3. The Bittner decision gave the taxpayer the stronger bargaining hand on the nonwillful penalty. But, as I said, at the margins in the process, the IRS will have more incentive to assert the willful penalty to try to scale the penalty to the underlying conduct (as the IRS sees it). That means that the IRS will assert the willful penalty whereas pre-Bittner it might have asserted only the nonwillful penalty. The taxpayer will then have to litigate his or her willfulness with the risk that a court might find the taxpayer willful. Even beyond the monetary cost of a willful penalty, some taxpayers would prefer to avoid a willful penalty litigated in a public forum because it is in effect a holding that the taxpayer intended to cheat (although not in a Cheek sense). In the end, though, if the IRS does at the margins expand the number of taxpayers against whom the willful penalty is asserted, those affected taxpayers will face the choice of litigating or trying to reach some settlement that is more than the nonwillful penalty allowed by Bittner but less than the maximum willful penalty.

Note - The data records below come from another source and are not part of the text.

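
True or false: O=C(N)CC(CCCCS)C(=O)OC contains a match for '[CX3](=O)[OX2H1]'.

False

The pattern [CX3](=O)[OX2H1] describes an sp2 carbon double-bonded to O and single-bonded to an -OH oxygen — a carboxylic acid.
The closest candidate here is a primary amide (-C(=O)NH2), but the carbonyl is bonded to N, not to an -OH oxygen. No other fragment satisfies the full query, so there is no match.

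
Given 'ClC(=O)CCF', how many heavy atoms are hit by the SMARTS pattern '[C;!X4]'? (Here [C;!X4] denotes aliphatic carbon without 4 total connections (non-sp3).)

1

Check the 6 heavy atoms by environment: 2× C (X4) → no; 1× C (X3) → match; 1× O (X1) → no; 1× Cl (X1) → no; 1× F (X1) → no.
That gives 1 matching atom.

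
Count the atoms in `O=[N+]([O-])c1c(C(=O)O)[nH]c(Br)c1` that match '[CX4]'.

0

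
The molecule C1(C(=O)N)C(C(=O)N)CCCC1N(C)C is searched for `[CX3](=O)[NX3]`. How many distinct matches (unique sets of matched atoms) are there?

2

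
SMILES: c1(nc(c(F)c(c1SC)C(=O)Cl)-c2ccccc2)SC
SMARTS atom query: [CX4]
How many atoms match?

2

The query [CX4] means: C with X4: aliphatic carbon with exactly 4 total connections (bonds + H).
Check the 20 heavy atoms by environment: 1× n (aromatic, X2) → no; 11× c (aromatic, X3) → no; 1× F (X1) → no; 2× S (X2) → no; 2× C (X4) → match; 1× C (X3) → no; 1× O (X1) → no; 1× Cl (X1) → no.
That gives 2 matching atoms.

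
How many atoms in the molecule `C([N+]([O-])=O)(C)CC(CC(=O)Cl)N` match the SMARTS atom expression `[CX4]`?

Check the 12 heavy atoms by environment: 5× C (X4) → match; 1× N (X3) → no; 1× C (X3) → no; 2× O (X1) → no; 1× Cl (X1) → no; 1× N (charge +1, X3) → no; 1× O (charge -1, X1) → no.
That gives 5 matching atoms.

5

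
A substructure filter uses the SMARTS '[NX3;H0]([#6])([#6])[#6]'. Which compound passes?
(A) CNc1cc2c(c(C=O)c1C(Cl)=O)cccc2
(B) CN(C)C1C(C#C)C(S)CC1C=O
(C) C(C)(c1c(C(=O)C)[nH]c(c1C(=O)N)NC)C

[NX3;H0]([#6])([#6])[#6] describes a trivalent nitrogen with no H, bonded to three carbons (a tertiary amine).
(A) has an N-methylamino group (-NHCH3) but the nitrogen still has one H (H1), not H0.
(B) contains a dimethylamino group (-N(CH3)2), which satisfies every atom and bond constraint.
(C) has an N-methylamino group (-NHCH3) but the nitrogen still has one H (H1), not H0.
So the answer is (B).

B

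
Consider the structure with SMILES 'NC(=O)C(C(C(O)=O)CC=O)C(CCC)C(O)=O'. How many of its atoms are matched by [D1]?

The query [D1] means: atom with exactly one heavy-atom neighbour (degree 1).
Check the 18 heavy atoms by environment: 4× C (D2) → no; 6× C (D3) → no; 6× O (D1) → match; 1× C (D1) → match; 1× N (D1) → match.
Summing the matching environments: 6 + 1 + 1 = 8 matching atoms.

8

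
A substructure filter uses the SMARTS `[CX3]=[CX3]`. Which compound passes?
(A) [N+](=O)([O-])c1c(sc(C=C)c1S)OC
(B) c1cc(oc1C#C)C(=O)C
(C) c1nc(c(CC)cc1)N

A

[CX3]=[CX3] describes a non-aromatic C=C double bond between two sp2 carbons (an alkene).
(A) contains a vinyl group (-CH=CH2), which satisfies every atom and bond constraint.
(B) has an ethynyl group (-C#CH) but the C-C bond is a triple bond, not a double bond.
(C) has an ethyl group (-CH2CH3) but its C-C bond is a single bond between CX4 carbons, not CX3=CX3.
So the answer is (A).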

4. Keep in mind that the fact space between the willful and nonwillful penalties is a continuum, from the clearly nonwillful to the clearly willful. That is true in both criminal and civil FBAR cases. In many of these cases, the taxpayer’s facts are somewhere between those extremes and where those facts fall may strengthen the IRS’s hands. All I am saying is that, in civil penalty cases, the Bittner decision might make the IRS more aggressive in viewing where the facts fall on that continuum.